There are found items – and then there are ones you find again. Which feel pretty much as good, as it turns out.
There is an obvious mismatch between what kids want weekends to be about, and what parents want weekends to be about. Parents’ thoughts tend to drift towards savoured cups of coffee, reading, quiet – and preferably getting up later than on a week day.
Kids’ thoughts around the weekend tend to ignore the getting up at the same time bit, but it’s fair to say that lots of time to play and have fun would be high up the list of what to do at the weekend.
Time to try out the cunning plan devised a couple of nights ago. I put together some items in a basket, put them upstairs, and left a note on the table for Junior Player to spot at breakfast time.
Clay might not sound like one of the things that brings on parental calm, but Junior Player had been doing some clay activities with Granny Jen over the summer, and there was a nicely worked lump of play left.
There was a little ‘oh!’ and then a ‘can I…?’ Because the right kind of found item is just as inviting the second time round.
Junior Player picked up again at the same spot as before, and completed the model as planned.

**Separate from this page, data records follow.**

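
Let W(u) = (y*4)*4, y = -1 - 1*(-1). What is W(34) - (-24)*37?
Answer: 888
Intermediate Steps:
y = 0 (y = -1 + 1 = 0)
W(u) = 0 (W(u) = (0*4)*4 = 0*4 = 0)
W(34) - (-24)*37 = 0 - (-24)*37 = 0 - 1*(-888) = 0 + 888 = 888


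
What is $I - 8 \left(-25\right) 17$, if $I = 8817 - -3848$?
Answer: $16065$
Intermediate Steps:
$I = 12665$ ($I = 8817 + 3848 = 12665$)
$I - 8 \left(-25\right) 17 = 12665 - 8 \left(-25\right) 17 = 12665 - \left(-200\right) 17 = 12665 - -3400 = 12665 + 3400 = 16065$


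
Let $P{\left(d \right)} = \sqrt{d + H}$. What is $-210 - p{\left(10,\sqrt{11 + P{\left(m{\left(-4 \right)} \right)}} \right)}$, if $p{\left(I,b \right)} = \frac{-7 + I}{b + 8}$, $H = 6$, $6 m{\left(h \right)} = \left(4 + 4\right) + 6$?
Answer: $-210 - \frac{3}{8 + \sqrt{11 + \frac{5 \sqrt{3}}{3}}} \approx -210.26$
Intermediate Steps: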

It didn’t seem to matter that there had been a couple of months in between times.
The thing is, the week is full enough. Full of activities – full too of new found items to bring home. And often in all this fullness, the things we already have, that are good, get forgotten about.
The basket is the start of an attempt to do something about that. To get past the maternal ‘why don’t you play with what you have?’ and make it easy to say yes to things that you actually want your child to have a chance to do.
So now the clay eyeball monster is complete, and also has its own bed. We might even get it painted.
But I think I will forgo the lie-in for that one.